First of all, in section 1173 (a) of the Act Congress provided that the regulations to be adopted shall govern the “electronic exchange” of “financial and administrative transaction,” a term defined to mean health claims, enrollment and dis-enrollment in a health plan, eligibility for a health plan, health care payment and remittance advice, health plan premium payments, health claim status and referral certification and authorization.

The regulations are set forth in Title 45 of the Code of Federal Regulations. 45 CFR Sec. 164.104 provides that the regulations apply to “covered entities” which
are defined as: “ . . . health plans, health care clearinghouses, and health care providers who transmit health information in electronic form in connection with any transaction referred to in section 1173 (a) (1) of the Act (i.e., a financial or administrative transaction.”

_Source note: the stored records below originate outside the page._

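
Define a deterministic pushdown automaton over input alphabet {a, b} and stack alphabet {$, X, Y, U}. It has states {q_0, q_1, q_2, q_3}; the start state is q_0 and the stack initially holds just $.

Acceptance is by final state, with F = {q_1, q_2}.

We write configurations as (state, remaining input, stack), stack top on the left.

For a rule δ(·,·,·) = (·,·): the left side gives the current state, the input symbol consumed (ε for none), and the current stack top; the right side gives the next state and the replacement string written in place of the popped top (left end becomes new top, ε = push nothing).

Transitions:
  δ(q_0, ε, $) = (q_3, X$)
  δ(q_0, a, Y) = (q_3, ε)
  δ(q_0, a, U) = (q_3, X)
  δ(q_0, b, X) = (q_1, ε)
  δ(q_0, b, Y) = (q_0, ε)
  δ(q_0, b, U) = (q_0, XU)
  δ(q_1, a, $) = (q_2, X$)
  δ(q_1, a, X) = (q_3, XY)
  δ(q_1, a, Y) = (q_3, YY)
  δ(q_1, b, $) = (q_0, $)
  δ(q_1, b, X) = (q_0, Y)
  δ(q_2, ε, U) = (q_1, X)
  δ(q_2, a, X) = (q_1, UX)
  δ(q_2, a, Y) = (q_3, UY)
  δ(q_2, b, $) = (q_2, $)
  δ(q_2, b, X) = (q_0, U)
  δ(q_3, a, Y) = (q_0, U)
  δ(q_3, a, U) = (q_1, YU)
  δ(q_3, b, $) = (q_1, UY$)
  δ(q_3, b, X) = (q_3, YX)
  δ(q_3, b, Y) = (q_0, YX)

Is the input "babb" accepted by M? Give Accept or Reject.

(q_0, babb, $)
  ε-move, top $: go to q_3, push X$ → (q_3, babb, X$)
  read b, top X: go to q_3, push YX → (q_3, abb, YX$)
  read a, top Y: go to q_0, push U → (q_0, bb, UX$)
  read b, top U: go to q_0, push XU → (q_0, b, XUX$)
  read b, top X: go to q_1, push ε → (q_1, ε, UX$)
All input consumed; state q_1 ∈ F.

Accept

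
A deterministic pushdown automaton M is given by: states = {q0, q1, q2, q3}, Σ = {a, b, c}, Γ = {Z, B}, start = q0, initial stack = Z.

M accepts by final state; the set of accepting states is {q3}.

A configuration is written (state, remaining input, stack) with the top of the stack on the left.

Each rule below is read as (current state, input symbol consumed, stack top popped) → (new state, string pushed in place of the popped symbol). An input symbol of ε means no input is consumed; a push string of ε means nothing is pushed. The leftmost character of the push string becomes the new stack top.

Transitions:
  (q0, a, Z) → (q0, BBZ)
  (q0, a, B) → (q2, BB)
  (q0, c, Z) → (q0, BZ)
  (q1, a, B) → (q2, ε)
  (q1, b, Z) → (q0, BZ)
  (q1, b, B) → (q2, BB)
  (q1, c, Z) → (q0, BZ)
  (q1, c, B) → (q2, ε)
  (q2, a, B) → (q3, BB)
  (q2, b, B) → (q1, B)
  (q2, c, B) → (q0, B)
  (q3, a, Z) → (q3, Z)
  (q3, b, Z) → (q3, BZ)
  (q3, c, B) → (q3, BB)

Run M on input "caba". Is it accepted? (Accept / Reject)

(q0, caba, Z) ⊢ (q0, aba, BZ) ⊢ (q2, ba, BBZ) ⊢ (q1, a, BBZ) ⊢ (q2, ε, BZ)
All input consumed; state q2 ∉ F and no further ε-move applies.

Reject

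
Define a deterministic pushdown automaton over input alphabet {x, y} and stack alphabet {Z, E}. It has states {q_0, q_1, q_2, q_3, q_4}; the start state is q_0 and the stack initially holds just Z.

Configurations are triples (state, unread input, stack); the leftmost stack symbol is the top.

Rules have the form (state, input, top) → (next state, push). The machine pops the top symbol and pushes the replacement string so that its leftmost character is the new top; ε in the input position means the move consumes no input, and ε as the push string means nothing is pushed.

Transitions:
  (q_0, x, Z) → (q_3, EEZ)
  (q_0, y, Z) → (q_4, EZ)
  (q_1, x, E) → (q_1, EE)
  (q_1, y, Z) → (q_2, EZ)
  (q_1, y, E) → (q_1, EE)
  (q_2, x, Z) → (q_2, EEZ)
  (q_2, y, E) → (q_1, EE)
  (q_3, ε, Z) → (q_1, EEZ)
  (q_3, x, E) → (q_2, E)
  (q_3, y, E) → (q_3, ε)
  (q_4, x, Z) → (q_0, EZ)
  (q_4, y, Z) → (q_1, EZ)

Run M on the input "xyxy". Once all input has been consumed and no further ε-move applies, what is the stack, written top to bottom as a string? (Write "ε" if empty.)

EEZ

(q_0, xyxy, Z)
  read x, top Z: go to q_3, push EEZ → (q_3, yxy, EEZ)
  read y, top E: go to q_3, push ε → (q_3, xy, EZ)
  read x, top E: go to q_2, push E → (q_2, y, EZ)
  read y, top E: go to q_1, push EE → (q_1, ε, EEZ)
All input consumed in state q_1 with stack EEZ.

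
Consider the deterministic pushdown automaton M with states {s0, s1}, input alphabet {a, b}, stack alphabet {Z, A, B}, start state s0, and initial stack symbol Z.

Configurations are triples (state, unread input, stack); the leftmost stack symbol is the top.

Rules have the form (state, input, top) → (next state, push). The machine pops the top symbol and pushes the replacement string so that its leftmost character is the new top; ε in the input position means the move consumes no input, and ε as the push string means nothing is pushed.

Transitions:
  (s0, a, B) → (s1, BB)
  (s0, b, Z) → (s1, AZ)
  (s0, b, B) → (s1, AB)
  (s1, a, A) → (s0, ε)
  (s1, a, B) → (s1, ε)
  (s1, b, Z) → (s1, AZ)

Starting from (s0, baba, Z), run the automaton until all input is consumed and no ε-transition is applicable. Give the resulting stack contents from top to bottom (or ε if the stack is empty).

(s0, baba, Z)
  read b, top Z: go to s1, push AZ → (s1, aba, AZ)
  read a, top A: go to s0, push ε → (s0, ba, Z)
  read b, top Z: go to s1, push AZ → (s1, a, AZ)
  read a, top A: go to s0, push ε → (s0, ε, Z)
All input consumed in state s0 with stack Z.

Z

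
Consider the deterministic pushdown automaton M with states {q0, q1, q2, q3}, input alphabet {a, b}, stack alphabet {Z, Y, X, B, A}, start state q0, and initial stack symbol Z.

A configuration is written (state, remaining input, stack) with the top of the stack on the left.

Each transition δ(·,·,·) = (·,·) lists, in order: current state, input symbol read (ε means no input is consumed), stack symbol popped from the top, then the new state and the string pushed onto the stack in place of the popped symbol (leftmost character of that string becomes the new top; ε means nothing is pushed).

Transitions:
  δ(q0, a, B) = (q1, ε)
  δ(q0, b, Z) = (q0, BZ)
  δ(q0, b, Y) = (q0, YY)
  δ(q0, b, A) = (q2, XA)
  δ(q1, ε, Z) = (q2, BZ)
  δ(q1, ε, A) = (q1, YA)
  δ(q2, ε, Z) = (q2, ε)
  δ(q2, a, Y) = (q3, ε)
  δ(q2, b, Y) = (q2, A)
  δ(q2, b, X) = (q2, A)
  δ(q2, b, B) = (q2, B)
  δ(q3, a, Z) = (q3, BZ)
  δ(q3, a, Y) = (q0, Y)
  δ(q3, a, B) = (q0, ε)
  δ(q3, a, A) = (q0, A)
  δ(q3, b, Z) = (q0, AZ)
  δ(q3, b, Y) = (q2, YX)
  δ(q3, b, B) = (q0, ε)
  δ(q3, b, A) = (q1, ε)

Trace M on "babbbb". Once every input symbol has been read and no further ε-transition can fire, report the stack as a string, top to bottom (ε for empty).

BZ

(q0, babbbb, Z)
  read b, top Z: go to q0, push BZ → (q0, abbbb, BZ)
  read a, top B: go to q1, push ε → (q1, bbbb, Z)
  ε-move, top Z: go to q2, push BZ → (q2, bbbb, BZ)
  read b, top B: go to q2, push B → (q2, bbb, BZ)
  read b, top B: go to q2, push B → (q2, bb, BZ)
  read b, top B: go to q2, push B → (q2, b, BZ)
  read b, top B: go to q2, push B → (q2, ε, BZ)
All input consumed in state q2 with stack BZ.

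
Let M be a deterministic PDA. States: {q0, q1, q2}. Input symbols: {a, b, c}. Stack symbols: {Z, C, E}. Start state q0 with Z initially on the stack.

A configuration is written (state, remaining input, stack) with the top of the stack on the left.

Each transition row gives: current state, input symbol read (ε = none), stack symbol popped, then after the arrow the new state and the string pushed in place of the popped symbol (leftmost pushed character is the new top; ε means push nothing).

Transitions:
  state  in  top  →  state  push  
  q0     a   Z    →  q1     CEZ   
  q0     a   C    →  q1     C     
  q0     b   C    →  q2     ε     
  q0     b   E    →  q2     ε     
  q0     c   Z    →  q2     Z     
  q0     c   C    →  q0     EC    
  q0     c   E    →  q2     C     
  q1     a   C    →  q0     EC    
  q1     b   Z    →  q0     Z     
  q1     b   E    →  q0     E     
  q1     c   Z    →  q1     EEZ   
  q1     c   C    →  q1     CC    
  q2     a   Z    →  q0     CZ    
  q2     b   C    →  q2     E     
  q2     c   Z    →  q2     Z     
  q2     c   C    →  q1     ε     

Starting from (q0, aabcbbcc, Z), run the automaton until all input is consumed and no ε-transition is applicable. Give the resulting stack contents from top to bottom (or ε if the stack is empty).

(q0, aabcbbcc, Z) ⊢ (q1, abcbbcc, CEZ) ⊢ (q0, bcbbcc, ECEZ) ⊢ (q2, cbbcc, CEZ) ⊢ (q1, bbcc, EZ) ⊢ (q0, bcc, EZ) ⊢ (q2, cc, Z) ⊢ (q2, c, Z) ⊢ (q2, ε, Z)
All input consumed in state q2 with stack Z.

Z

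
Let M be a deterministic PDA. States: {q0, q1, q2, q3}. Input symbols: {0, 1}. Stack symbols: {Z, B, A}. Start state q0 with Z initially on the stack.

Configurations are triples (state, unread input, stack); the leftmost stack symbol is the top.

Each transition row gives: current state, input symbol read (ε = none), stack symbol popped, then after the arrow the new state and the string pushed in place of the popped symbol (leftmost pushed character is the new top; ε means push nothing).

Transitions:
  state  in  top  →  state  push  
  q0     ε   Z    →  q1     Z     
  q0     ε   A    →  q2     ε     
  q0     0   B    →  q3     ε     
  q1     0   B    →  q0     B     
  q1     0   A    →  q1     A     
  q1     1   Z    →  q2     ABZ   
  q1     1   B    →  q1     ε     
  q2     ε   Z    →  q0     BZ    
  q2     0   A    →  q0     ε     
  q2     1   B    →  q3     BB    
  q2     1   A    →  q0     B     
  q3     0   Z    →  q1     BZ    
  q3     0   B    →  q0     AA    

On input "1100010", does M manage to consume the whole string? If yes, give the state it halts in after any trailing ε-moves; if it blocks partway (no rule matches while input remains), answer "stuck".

q0

(q0, 1100010, Z) ⊢ (q1, 1100010, Z) ⊢ (q2, 100010, ABZ) ⊢ (q0, 00010, BBZ) ⊢ (q3, 0010, BZ) ⊢ (q0, 010, AAZ) ⊢ (q2, 010, AZ) ⊢ (q0, 10, Z) ⊢ (q1, 10, Z) ⊢ (q2, 0, ABZ) ⊢ (q0, ε, BZ)
All input consumed; M is in state q0.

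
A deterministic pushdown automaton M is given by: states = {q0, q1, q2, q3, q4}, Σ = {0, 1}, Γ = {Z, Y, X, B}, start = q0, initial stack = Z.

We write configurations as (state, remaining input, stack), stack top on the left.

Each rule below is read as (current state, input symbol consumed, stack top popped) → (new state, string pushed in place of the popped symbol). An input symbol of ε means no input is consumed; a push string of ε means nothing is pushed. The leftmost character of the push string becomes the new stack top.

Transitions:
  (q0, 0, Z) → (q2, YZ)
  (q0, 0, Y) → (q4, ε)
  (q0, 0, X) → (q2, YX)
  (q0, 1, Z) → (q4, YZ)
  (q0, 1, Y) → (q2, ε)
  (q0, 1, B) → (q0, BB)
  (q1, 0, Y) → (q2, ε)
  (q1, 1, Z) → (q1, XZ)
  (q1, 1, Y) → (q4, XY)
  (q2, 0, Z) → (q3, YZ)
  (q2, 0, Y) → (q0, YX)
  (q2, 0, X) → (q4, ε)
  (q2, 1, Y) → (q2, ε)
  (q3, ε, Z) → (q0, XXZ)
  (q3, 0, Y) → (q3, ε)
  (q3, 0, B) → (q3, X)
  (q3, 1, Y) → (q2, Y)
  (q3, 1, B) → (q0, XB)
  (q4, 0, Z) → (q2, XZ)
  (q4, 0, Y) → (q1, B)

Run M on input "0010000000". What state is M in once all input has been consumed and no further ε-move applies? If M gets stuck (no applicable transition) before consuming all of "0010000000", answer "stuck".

(q0, 0010000000, Z) ⊢ (q2, 010000000, YZ) ⊢ (q0, 10000000, YXZ) ⊢ (q2, 0000000, XZ) ⊢ (q4, 000000, Z) ⊢ (q2, 00000, XZ) ⊢ (q4, 0000, Z) ⊢ (q2, 000, XZ) ⊢ (q4, 00, Z) ⊢ (q2, 0, XZ) ⊢ (q4, ε, Z)
All input consumed; M is in state q4.

q4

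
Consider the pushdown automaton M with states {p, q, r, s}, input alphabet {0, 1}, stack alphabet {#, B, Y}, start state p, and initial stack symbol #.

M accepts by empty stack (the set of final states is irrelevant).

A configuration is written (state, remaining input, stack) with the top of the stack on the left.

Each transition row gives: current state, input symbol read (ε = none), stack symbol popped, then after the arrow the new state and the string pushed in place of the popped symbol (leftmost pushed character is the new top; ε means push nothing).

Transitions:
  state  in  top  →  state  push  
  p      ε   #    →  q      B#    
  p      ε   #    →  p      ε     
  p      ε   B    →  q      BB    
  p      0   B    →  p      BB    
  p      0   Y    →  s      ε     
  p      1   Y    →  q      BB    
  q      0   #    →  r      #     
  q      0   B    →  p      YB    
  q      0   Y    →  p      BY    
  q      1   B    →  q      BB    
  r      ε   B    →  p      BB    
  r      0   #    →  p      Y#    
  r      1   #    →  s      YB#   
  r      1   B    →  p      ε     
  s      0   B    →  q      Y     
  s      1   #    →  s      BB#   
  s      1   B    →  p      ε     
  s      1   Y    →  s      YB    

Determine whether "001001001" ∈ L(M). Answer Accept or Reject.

One accepting computation: (p, 001001001, #) ⊢ (q, 001001001, B#) ⊢ (p, 01001001, YB#) ⊢ (s, 1001001, B#) ⊢ (p, 001001, #) ⊢ (q, 001001, B#) ⊢ (p, 01001, YB#) ⊢ (s, 1001, B#) ⊢ (p, 001, #) ⊢ (q, 001, B#) ⊢ (p, 01, YB#) ⊢ (s, 1, B#) ⊢ (p, ε, #) ⊢ (p, ε, ε)
All input consumed and the stack is empty.

Accept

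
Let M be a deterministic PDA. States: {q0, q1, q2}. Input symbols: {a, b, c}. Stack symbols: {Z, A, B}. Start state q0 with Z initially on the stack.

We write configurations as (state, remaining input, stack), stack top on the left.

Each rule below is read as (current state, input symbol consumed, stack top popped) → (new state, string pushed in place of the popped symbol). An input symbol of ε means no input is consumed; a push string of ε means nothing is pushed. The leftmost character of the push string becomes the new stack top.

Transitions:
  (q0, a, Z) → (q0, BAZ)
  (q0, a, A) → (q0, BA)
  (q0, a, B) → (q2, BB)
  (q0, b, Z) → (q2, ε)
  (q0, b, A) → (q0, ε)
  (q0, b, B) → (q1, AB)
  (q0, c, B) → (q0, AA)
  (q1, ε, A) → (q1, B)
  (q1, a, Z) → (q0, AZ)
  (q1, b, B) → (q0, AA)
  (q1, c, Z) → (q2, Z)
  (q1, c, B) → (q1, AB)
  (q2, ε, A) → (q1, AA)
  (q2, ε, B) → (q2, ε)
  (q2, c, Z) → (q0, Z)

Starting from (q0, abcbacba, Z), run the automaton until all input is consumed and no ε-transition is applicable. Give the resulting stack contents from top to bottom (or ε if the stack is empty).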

The type of financial transaction covered by the regulations does not appear to include, for example, a transmission of an eyeglass prescription from one provider to another or an order transmitted by an eye care provider to an optical laboratory.

45CFR sec. 162.103 defines “electronic media” as follows:

“Electronic media means the mode of electronic transmission. It includes the Internet (wide-open), Extranet (using Internet technology to link a business with information only accessible to collaborating parties), leased lines, dial-up lines, private networks, and those transmissions that are physically moved from one location to another using magnetic tape, disk, or compact disk media.”

In view of this definition, the transmission of information by fax or telephone does not qualify as an electronic exchange. If there is no electronic exchange or transmission, the healthcare provider does not qualify as a “covered entity” and is not subject to the provisions of the Act.

However, if a health provider qualifies as a “covered entity” (i.e., it in some cases transmits health information in financial transactions in electronic form), that entity apparently may not use or disclose protected health information in any form or medium – electronic or otherwise – without complying with the privacy requirements of the regulations.

It appears that opticians will not be required to do much more than we do now. You must keep you records in a secure place, where the public cannot access them. If
you have computers at the dispensing table, you must clear the screen when you leave the computer and ha a password to get back into the system. You must never
leave records on a dispensing table where other patients may see them. Information that must be secure is the social security number, telephone number address and health information. You are not required to get your lab to sign a business associate prescription transferred to another dispensary. The above information was gathered by several sources and does not constitute
legal advice. We hope that the information in this packet will help you determine your place within the HIPAA requirements.